By Chad Sebring from Dec 4, 2018 @ 22:00 CST
TweakTown Rating: 99%Manufacturer: Corsair

Packaging, Accessories, and Documentation




There is much to see on the front of the box containing the K70 RGB MK.2 keyboards. The Corsair name and logo is at the left, along with notations to the three onboard profiles, the multi-color per key backlight, and use of Cherry MX switches. A near life-size image of the keyboard in the center, and under it we see points on the aluminum top frame, the 8MB of onboard storage, and gold contact switches, but at the top-right corner is where we look at the specific switch type used.





Most of what is shown on this long skinny side of the box we saw on the front. Beyond the memory, lighting, and switch type, we also see mentions of the detachable soft-touch palm rest for optimal comfort as well as the dedicated multimedia and volume controls.




On the smaller ends of the box, we find the Corsair name and logo on the left. Taking the rest of the black area in the middle of the bright yellow is the K70 RGB MK.2 product name as well as that it is a mechanical gaming keyboard.




The other long side of the box has some stickers for company use at the other end, but the right end, seen here, has what you want to see. Along with the name of the product, there are the technical specifications, package contents, minimum requirements, and even a link to look up the warranty information before purchase.




While both ends are similar in what is offered on the panel, this end of the box has one thing extra. The sticker near the bottom informs us that the keys are in an English layout with the QWERTY keys along the top.
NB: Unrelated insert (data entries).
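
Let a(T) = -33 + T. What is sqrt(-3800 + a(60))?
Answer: 7*I*sqrt(77) ≈ 61.425*I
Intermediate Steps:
sqrt(-3800 + a(60)) = sqrt(-3800 + (-33 + 60)) = sqrt(-3800 + 27) = sqrt(-3773) = 7*I*sqrt(77)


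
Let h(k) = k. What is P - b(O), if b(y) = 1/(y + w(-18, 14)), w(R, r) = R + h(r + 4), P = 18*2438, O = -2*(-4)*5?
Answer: 1755359/40 ≈ 43884.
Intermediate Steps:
O = 40 (O = 8*5 = 40)
P = 43884
w(R, r) = 4 + R + r (w(R, r) = R + (r + 4) = R + (4 + r) = 4 + R + r)
b(y) = 1/y (b(y) = 1/(y + (4 - 18 + 14)) = 1/(y + 0) = 1/y)
P - b(O) = 43884 - 1/40 = 1755359/40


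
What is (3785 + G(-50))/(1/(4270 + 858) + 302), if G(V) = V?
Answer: 2128120/172073 ≈ 12.368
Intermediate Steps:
(3785 + G(-50))/(1/(4270 + 858) + 302) = (3785 - 50)/(1/(4270 + 858) + 302) = 3735/(1/5128 + 302) = 3735/(1548657/5128) = 3735*(5128/1548657) = 2128120/172073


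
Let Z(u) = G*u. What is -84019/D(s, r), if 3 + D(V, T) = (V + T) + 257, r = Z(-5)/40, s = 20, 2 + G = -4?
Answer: -336076/1099 ≈ -305.80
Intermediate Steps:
G = -6 (G = -2 - 4 = -6)
Z(u) = -6*u
r = ¾ (r = -6*(-5)/40 = 30*(1/40) = ¾ ≈ 0.75000)
D(V, T) = 254 + T + V (D(V, T) = -3 + ((V + T) + 257) = -3 + ((T + V) + 257) = -3 + (257 + T + V) = 254 + T + V)
-84019/D(s, r) = -84019/(254 + ¾ + 20) = -84019/1099/4 = -84019*4/1099 = -336076/1099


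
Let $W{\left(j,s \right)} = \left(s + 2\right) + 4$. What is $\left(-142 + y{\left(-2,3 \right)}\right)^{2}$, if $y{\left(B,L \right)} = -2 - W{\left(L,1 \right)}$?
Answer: $22801$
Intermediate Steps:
$W{\left(j,s \right)} = 6 + s$ ($W{\left(j,s \right)} = \left(2 + s\right) + 4 = 6 + s$)
$y{\left(B,L \right)} = -9$ ($y{\left(B,L \right)} = -2 - \left(6 + 1\right) = -2 - 7 = -9$)
$\left(-142 + y{\left(-2,3 \right)}\right)^{2} = \left(-142 - 9\right)^{2} = \left(-151\right)^{2} = 22801$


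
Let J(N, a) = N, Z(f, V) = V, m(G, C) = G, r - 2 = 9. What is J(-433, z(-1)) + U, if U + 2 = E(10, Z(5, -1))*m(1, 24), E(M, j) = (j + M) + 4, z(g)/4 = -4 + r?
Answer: -422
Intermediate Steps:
r = 11 (r = 2 + 9 = 11)
z(g) = 28 (z(g) = 4*(-4 + 11) = 4*7 = 28)
E(M, j) = 4 + M + j (E(M, j) = (M + j) + 4 = 4 + M + j)
U = 11 (U = -2 + (4 + 10 - 1)*1 = -2 + 13*1 = -2 + 13 = 11)
J(-433, z(-1)) + U = -433 + 11 = -422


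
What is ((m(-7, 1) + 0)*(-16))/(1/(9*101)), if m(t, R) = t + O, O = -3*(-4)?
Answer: -72720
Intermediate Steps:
O = 12
m(t, R) = 12 + t (m(t, R) = t + 12 = 12 + t)
((m(-7, 1) + 0)*(-16))/(1/(9*101)) = (((12 - 7) + 0)*(-16))/(1/(9*101)) = ((5 + 0)*(-16))/(1/909) = (5*(-16))/(1/909) = -80*909 = -72720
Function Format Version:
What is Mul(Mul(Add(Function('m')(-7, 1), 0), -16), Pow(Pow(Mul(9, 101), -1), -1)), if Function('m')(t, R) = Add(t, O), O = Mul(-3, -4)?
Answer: -72720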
Once flipped over, the back of the box will answer any other questions you may have had. The left side covers the lighting, storage, switch type, NKRO and Anti-ghosting support, and even the included extra keycaps. At the top, the aluminum bits, the pass-through port, and the dedicated multimedia keys are addressed. At the right, we get a glimpse of the iCUE software and what it can do, while at the bottom is the last thing pointed out, where there is a close-up image of the texture on the wrist rest.




The internal packaging is pretty typical for a Corsair keyboard, where it is in a plastic wrapping, and set into the box with a bit at the back folded over to keep it in place. Under that cardboard at the back edge, you will find not just the cable, but also the extra goodies, while the paperwork was sitting on top of the keyboard.




The wrist rest clips to the leading edge of the keyboard, it has rubber feet under it to add more grip, and the top is textured to keep your palms from slipping. Of course, the rest is angled, which improves wrist support, and should lessen any pain found without using it.




Along with the gray painted MOBA and FPS keycaps, all angled, so they are easy to feel out in the dark, we also get a standard plastic keycap puller.




The user guide is on the left, where we see how to connect the keyboard and where to go for software. In the middle is the standard warranty guide that goes over what Corsair will deem worthy of service for the period of two-years. That leaves the third booklet, which covers the Australian markets warranty information.